**Simple Harmonic motion of spring Mass system when spring is horizontal :**

If x is a small extension or compression in the spring from the equilibrium state the restoring force produced is given by

F = − k x

Where k is called force constant or spring factor.

∴ Equation of motion of the mass M is given by

$ \displaystyle M\frac{d^2 x}{dt^2} = -kx $

$ \displaystyle \frac{d^2 x}{dt^2} = -\frac{k}{M}x $

This represents an S.H.M. its angular frequency ω is

$ \displaystyle \omega = \sqrt{\frac{k}{M}} $

and the period of oscillation is

$ \displaystyle T = 2\pi \sqrt{\frac{M}{k}} $

Exercise : A spring is cut into two equal parts. What will be the difference in time period of the spring pendulum thus formed from the original spring pendulum ?

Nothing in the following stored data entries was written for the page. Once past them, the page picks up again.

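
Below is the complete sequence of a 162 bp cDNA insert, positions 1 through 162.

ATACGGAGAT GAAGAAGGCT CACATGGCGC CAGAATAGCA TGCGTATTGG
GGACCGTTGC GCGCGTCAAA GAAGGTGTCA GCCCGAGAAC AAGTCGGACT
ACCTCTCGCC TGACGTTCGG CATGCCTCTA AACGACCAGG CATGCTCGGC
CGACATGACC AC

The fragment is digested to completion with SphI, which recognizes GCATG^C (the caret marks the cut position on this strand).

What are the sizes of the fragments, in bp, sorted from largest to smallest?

SphI sites (GCATGC) start at positions 38, 120, 140.
SphI cuts after base 5 of each site (before the last base), so after positions 42, 124, 144.
Linear molecule, 3 cuts → 4 fragments:
  1–42 → 42 bp
  43–124 → 82 bp
  125–144 → 20 bp
  145–162 → 18 bp
Sorted largest to smallest: 82, 42, 20, 18 bp.

82, 42, 20, 18 bp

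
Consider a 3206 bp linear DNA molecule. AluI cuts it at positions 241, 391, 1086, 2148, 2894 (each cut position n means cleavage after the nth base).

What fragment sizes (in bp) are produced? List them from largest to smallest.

1062, 746, 695, 312, 241, 150 bp

Linear molecule, 5 cuts → 6 fragments:
  241 − 0 = 241 bp
  391 − 241 = 150 bp
  1086 − 391 = 695 bp
  2148 − 1086 = 1062 bp
  2894 − 2148 = 746 bp
  3206 − 2894 = 312 bp
Sorted largest to smallest: 1062, 746, 695, 312, 241, 150 bp.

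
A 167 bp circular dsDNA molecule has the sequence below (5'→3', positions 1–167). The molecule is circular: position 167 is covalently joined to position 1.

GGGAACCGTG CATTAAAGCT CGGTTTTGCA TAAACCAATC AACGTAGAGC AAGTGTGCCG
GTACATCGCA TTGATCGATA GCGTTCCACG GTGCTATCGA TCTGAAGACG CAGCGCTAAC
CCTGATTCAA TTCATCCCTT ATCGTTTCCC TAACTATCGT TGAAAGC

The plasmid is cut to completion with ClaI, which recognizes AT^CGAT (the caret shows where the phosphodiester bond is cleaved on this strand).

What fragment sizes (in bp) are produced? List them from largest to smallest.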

__SHM of Spring Mass System (spring is vertical)__

Simple Harmonic motion of Spring Mass System spring is vertical :

The weight Mg of the body produces an initial elongation, such that Mg − k y_{o} = 0.

If y is the displacement from this equilibrium position the total restoring force will be

Mg − k(y_{o} + y) = − ky

Again we get,

$ \displaystyle T = 2\pi \sqrt{\frac{M}{k}} $

Note that the gravity has no effect on the time period of oscillations.

In general , time period of a spring mass system depends only on spring and mass and it is independent of external forces provided that external forces are constant and acts throughout the motion.